When something like this happens,there are three possible scenarios:
a/You stop appeasing people's bullshit,they resent it,threaten to leave,you become scared of losing their love,so you give in to their bullshit once again.
b/You stop appeasing people's bullshit,they realise what they've been doing to you all along,change their ways and both you and they become wiser and happier
c/you stop appeasing people's bullshit,they resent it,hate you for it and leave your life permanently or for ever
Maybe you,like me,are prone to the self defeating habit of appeasing bullshit.Maybe there's a sad story behind your own forming of this habit.I feel for you,believe me.But no matter what our issues are,there is absolutely no excuse for going on with it.Let's stop hiding behind our traumas,despositions and problems.We were the enablers to our own mistreatment.And life is always here to change on every single moment we keep occupying this planet.
Be the New You RIGHT NOW.
All it takes is a decision.Stop appeasing people's bullshit.It's bad for your soul.And theirs.

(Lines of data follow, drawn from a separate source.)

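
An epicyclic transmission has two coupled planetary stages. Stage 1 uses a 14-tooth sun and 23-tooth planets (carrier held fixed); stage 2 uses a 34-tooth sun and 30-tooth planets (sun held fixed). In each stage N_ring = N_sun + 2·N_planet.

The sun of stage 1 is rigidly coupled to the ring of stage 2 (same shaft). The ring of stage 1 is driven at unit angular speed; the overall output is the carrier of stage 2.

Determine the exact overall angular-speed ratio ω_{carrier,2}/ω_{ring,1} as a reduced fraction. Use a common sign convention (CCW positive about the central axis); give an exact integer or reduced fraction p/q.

-705/224

Stage 1: N_ring = 14 + 2·23 = 60
Stage 1: 14(ω_s−ω_c) = −60(ω_r−ω_c),  ω_c=0, ω_r=1
Stage 1: ω_s = 0 − (60/14)(1−0) = -30/7
  ⇒ ω_s¹/ω_r¹ = -30/7
Stage 2: N_ring = 34 + 2·30 = 94
Stage 2: 34(ω_s−ω_c) = −94(ω_r−ω_c),  ω_s=0, ω_r=1
Stage 2: 34(0−ω_c) = −94(1−ω_c)  ⇒  128ω_c = 94  ⇒  ω_c = 47/64
  ⇒ ω_c²/ω_r² = 47/64
Coupling ω_r² = ω_s¹ ⇒ overall = -30/7 × 47/64 = -705/224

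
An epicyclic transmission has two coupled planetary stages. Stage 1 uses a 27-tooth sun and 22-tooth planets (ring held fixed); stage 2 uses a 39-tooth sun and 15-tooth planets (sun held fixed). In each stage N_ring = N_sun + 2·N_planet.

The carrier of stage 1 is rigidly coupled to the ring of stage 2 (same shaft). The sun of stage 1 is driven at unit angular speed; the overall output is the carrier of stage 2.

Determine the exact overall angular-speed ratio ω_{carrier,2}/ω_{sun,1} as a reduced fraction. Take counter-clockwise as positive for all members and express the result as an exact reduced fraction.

Stage 1: N_ring = 27 + 2·22 = 71
Stage 1: 27(ω_s−ω_c) = −71(ω_r−ω_c),  ω_r=0, ω_s=1
Stage 1: 27(1−ω_c) = −71(0−ω_c)  ⇒  98ω_c = 27  ⇒  ω_c = 27/98
  ⇒ ω_c¹/ω_s¹ = 27/98
Stage 2: N_ring = 39 + 2·15 = 69
Stage 2: 39(ω_s−ω_c) = −69(ω_r−ω_c),  ω_s=0, ω_r=1
Stage 2: 39(0−ω_c) = −69(1−ω_c)  ⇒  108ω_c = 69  ⇒  ω_c = 23/36
  ⇒ ω_c²/ω_r² = 23/36
Coupling ω_r² = ω_c¹ ⇒ overall = 27/98 × 23/36 = 69/392

69/392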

Stand up tall and say 'No'.When I finally found it in me to do that,I went-and still am,I guess- into panic mode.The little toddler in me that is scared shitless of being left alone and unloved has this overwhelming urge to run out of the doors screaming:
-''Don't leave me,I'll do any thing,ANYTHING you want me to,just don't leave me!''
But I check myself just in time.I pray to God for strength,bite my tongue,grit my teeth,draw from my inner sources of strength and keep saying 'No'!
God wants us to be as free,strong and happy as He is.After all,He made us after His very own image and liking.And we simply cannot be either free,strong or happy if we keep feeding our own and other people's bullshit in the name of love.God brought us into this world to become all that we can be and glorify Him through our self-empowerment and enlightenment in life.
I know I won't disappoint Him.And neither,I pray,will you.